The time constant for the transient becomes:

\[\tau_{EOL} = \frac{\beta - \rho}{\lambda \rho} = \frac{0.0045 - 0.002}{0.08 \times 0.002} = 15.6 \text{ s}\]

compared to BOL:

\[\tau_{BOL} = \frac{0.0065 - 0.0005}{0.08 \times 0.0005} = 150 \text{ s}\]
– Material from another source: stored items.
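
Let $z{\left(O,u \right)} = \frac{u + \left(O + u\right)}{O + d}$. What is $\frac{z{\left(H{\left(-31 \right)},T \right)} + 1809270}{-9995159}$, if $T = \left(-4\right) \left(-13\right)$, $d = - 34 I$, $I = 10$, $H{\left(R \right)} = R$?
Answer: $- \frac{671239097}{3708203989} \approx -0.18101$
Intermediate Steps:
$d = -340$ ($d = \left(-34\right) 10 = -340$)
$T = 52$
$z{\left(O,u \right)} = \frac{O + 2 u}{-340 + O}$ ($z{\left(O,u \right)} = \frac{u + \left(O + u\right)}{O - 340} = \frac{O + 2 u}{-340 + O}$)
$\frac{z{\left(H{\left(-31 \right)},T \right)} + 1809270}{-9995159} = \frac{\frac{-31 + 2 \cdot 52}{-340 - 31} + 1809270}{-9995159} = \left(\frac{-31 + 104}{-371} + 1809270\right) \left(- \frac{1}{9995159}\right) = \left(\left(- \frac{1}{371}\right) 73 + 1809270\right) \left(- \frac{1}{9995159}\right) = \left(- \frac{73}{371} + 1809270\right) \left(- \frac{1}{9995159}\right) = \frac{671239097}{371} \left(- \frac{1}{9995159}\right) = - \frac{671239097}{3708203989}$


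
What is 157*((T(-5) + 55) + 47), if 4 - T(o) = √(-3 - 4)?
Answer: 16642 - 157*I*√7 ≈ 16642.0 - 415.38*I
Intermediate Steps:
T(o) = 4 - I*√7 (T(o) = 4 - √(-3 - 4) = 4 - √(-7) = 4 - I*√7)
157*((T(-5) + 55) + 47) = 157*(((4 - I*√7) + 55) + 47) = 157*((59 - I*√7) + 47) = 157*(106 - I*√7) = 16642 - 157*I*√7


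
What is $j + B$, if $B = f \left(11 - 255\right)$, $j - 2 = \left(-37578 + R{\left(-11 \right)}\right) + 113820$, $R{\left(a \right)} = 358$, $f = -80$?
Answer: $96122$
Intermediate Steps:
$j = 76602$ ($j = 2 + \left(\left(-37578 + 358\right) + 113820\right) = 2 + \left(-37220 + 113820\right) = 2 + 76600 = 76602$)
$B = 19520$ ($B = - 80 \left(11 - 255\right) = \left(-80\right) \left(-244\right) = 19520$)
$j + B = 76602 + 19520 = 96122$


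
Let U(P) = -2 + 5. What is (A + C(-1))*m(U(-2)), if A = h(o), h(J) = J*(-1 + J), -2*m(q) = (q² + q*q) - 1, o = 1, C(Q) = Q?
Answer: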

The EOL transient is much faster (10x shorter period) because \(\beta - \rho\)
is smaller relative to \(\rho\). 

The spent core actually experiences a more dramatic transient per unit
reactivity insertion, but the stronger feedback from increased fuel temperature
effects provides self-limiting behavior that prevents excessive power excursion.
Plutonium-240 absorbs a lot of neutrons as 240Pu concentration builds up.